The group does include some gems, including Naidu's own hotel, the Château de la Chèvre d'Or, which overlooks Monte Carlo, and must be one of the world's most spectacular hilltop hotels. But few have ever left a R&C member with a heavy wallet, and even some of the cheaper members (there are three levels of membership), can display a stuffy attitude.
R&C imitators abound, some of them crammed with interesting and unusual properties. Châteaux et Hotels de France is a sort of junior R&C, and Preferred Hotels is a slightly less rich man's LHW. Both give out their directories free of charge.
A newer group, Design Hotels (established in 1993), collates information about design-led properties around the world.
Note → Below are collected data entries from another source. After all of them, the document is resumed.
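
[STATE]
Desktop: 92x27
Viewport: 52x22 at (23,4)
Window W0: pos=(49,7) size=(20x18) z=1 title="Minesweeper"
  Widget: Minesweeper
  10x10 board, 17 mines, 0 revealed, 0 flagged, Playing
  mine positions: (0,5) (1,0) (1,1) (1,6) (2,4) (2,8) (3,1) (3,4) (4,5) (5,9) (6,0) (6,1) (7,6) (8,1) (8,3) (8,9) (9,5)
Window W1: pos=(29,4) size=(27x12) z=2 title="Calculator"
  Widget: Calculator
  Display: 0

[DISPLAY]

      ┏━━━━━━━━━━━━━━━━━━━━━━━━━┓                   
      ┃ Calculator              ┃                   
      ┠─────────────────────────┨                   
      ┃                        0┃━━━━━━━━━━━━┓      
      ┃┌───┬───┬───┬───┐        ┃weeper      ┃      
      ┃│ 7 │ 8 │ 9 │ ÷ │        ┃────────────┨      
      ┃├───┼───┼───┼───┤        ┃■■■■        ┃      
      ┃│ 4 │ 5 │ 6 │ × │        ┃■■■■        ┃      
      ┃├───┼───┼───┼───┤        ┃■■■■        ┃      
      ┃│ 1 │ 2 │ 3 │ - │        ┃■■■■        ┃      
      ┃└───┴───┴───┴───┘        ┃■■■■        ┃      
      ┗━━━━━━━━━━━━━━━━━━━━━━━━━┛■■■■        ┃      
                          ┃■■■■■■■■■■        ┃      
                          ┃■■■■■■■■■■        ┃      
                          ┃■■■■■■■■■■        ┃      
                          ┃■■■■■■■■■■        ┃      
                          ┃                  ┃      
                          ┃                  ┃      
                          ┃                  ┃      
                          ┃                  ┃      
                          ┗━━━━━━━━━━━━━━━━━━┛      
                                                    


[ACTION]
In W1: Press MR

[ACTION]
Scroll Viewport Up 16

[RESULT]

                                                    
                                                    
                                                    
                                                    
      ┏━━━━━━━━━━━━━━━━━━━━━━━━━┓                   
      ┃ Calculator              ┃                   
      ┠─────────────────────────┨                   
      ┃                        0┃━━━━━━━━━━━━┓      
      ┃┌───┬───┬───┬───┐        ┃weeper      ┃      
      ┃│ 7 │ 8 │ 9 │ ÷ │        ┃────────────┨      
      ┃├───┼───┼───┼───┤        ┃■■■■        ┃      
      ┃│ 4 │ 5 │ 6 │ × │        ┃■■■■        ┃      
      ┃├───┼───┼───┼───┤        ┃■■■■        ┃      
      ┃│ 1 │ 2 │ 3 │ - │        ┃■■■■        ┃      
      ┃└───┴───┴───┴───┘        ┃■■■■        ┃      
      ┗━━━━━━━━━━━━━━━━━━━━━━━━━┛■■■■        ┃      
                          ┃■■■■■■■■■■        ┃      
                          ┃■■■■■■■■■■        ┃      
                          ┃■■■■■■■■■■        ┃      
                          ┃■■■■■■■■■■        ┃      
                          ┃                  ┃      
                          ┃                  ┃      


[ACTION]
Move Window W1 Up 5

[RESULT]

      ┏━━━━━━━━━━━━━━━━━━━━━━━━━┓                   
      ┃ Calculator              ┃                   
      ┠─────────────────────────┨                   
      ┃                        0┃                   
      ┃┌───┬───┬───┬───┐        ┃                   
      ┃│ 7 │ 8 │ 9 │ ÷ │        ┃                   
      ┃├───┼───┼───┼───┤        ┃                   
      ┃│ 4 │ 5 │ 6 │ × │        ┃━━━━━━━━━━━━┓      
      ┃├───┼───┼───┼───┤        ┃weeper      ┃      
      ┃│ 1 │ 2 │ 3 │ - │        ┃────────────┨      
      ┃└───┴───┴───┴───┘        ┃■■■■        ┃      
      ┗━━━━━━━━━━━━━━━━━━━━━━━━━┛■■■■        ┃      
                          ┃■■■■■■■■■■        ┃      
                          ┃■■■■■■■■■■        ┃      
                          ┃■■■■■■■■■■        ┃      
                          ┃■■■■■■■■■■        ┃      
                          ┃■■■■■■■■■■        ┃      
                          ┃■■■■■■■■■■        ┃      
                          ┃■■■■■■■■■■        ┃      
                          ┃■■■■■■■■■■        ┃      
                          ┃                  ┃      
                          ┃                  ┃      


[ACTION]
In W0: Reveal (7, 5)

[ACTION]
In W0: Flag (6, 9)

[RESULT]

      ┏━━━━━━━━━━━━━━━━━━━━━━━━━┓                   
      ┃ Calculator              ┃                   
      ┠─────────────────────────┨                   
      ┃                        0┃                   
      ┃┌───┬───┬───┬───┐        ┃                   
      ┃│ 7 │ 8 │ 9 │ ÷ │        ┃                   
      ┃├───┼───┼───┼───┤        ┃                   
      ┃│ 4 │ 5 │ 6 │ × │        ┃━━━━━━━━━━━━┓      
      ┃├───┼───┼───┼───┤        ┃weeper      ┃      
      ┃│ 1 │ 2 │ 3 │ - │        ┃────────────┨      
      ┃└───┴───┴───┴───┘        ┃■■■■        ┃      
      ┗━━━━━━━━━━━━━━━━━━━━━━━━━┛■■■■        ┃      
                          ┃■■■■■■■■■■        ┃      
                          ┃■■■■■■■■■■        ┃      
                          ┃■■■■■■■■■■        ┃      
                          ┃■■■■■■■■■■        ┃      
                          ┃■■■■■■■■■⚑        ┃      
                          ┃■■■■■1■■■■        ┃      
                          ┃■■■■■■■■■■        ┃      
                          ┃■■■■■■■■■■        ┃      
                          ┃                  ┃      
                          ┃                  ┃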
If you want to stay in a place that looks like a page from Wallpaper* magazine, the Urban and Leisure Design Hotel catalogues are perfect, and they feature a great eccentricity of content, from Sir Terence Conran's stunning five-star Great Eastern Hotel in London to a German eco-lodge where rooms cost £30 a night. "Our target audience is very different from that of other groups," says managing director, Guy Dittrich. "We're serving the demands of the modern traveller who is looking for something different to the typical hotel."
There is nothing to stop hotels belonging to more than one marketing consortium – it's not uncommon to find the same place listed in LHW, Design Hotels and Johansens – although some are listed in none: neither Ian Schrager's eight boutique hotels, nor any of the hip W Hotels in America belong to any consortium.
And what of the guide books which are just that, and not marketing tools? The RAC and AA guides charge a fee – up to £500 – for a hotel inspection, while others such as the Which? Hotel guide and Good Hotel Guide are completely independent. But not infallible. Quite the worst hotel I have stayed in in Britain – a country house in Wales which was fusty with clanking-cutlery dinners and flatulent plumbing – was recommended in the incorruptible Good Hotel Guide. My favourite hotel in the world is listed by nobody at all except the American Fodor's travel guide. It's a secret, of course – and I expect your own favourite is exactly that too.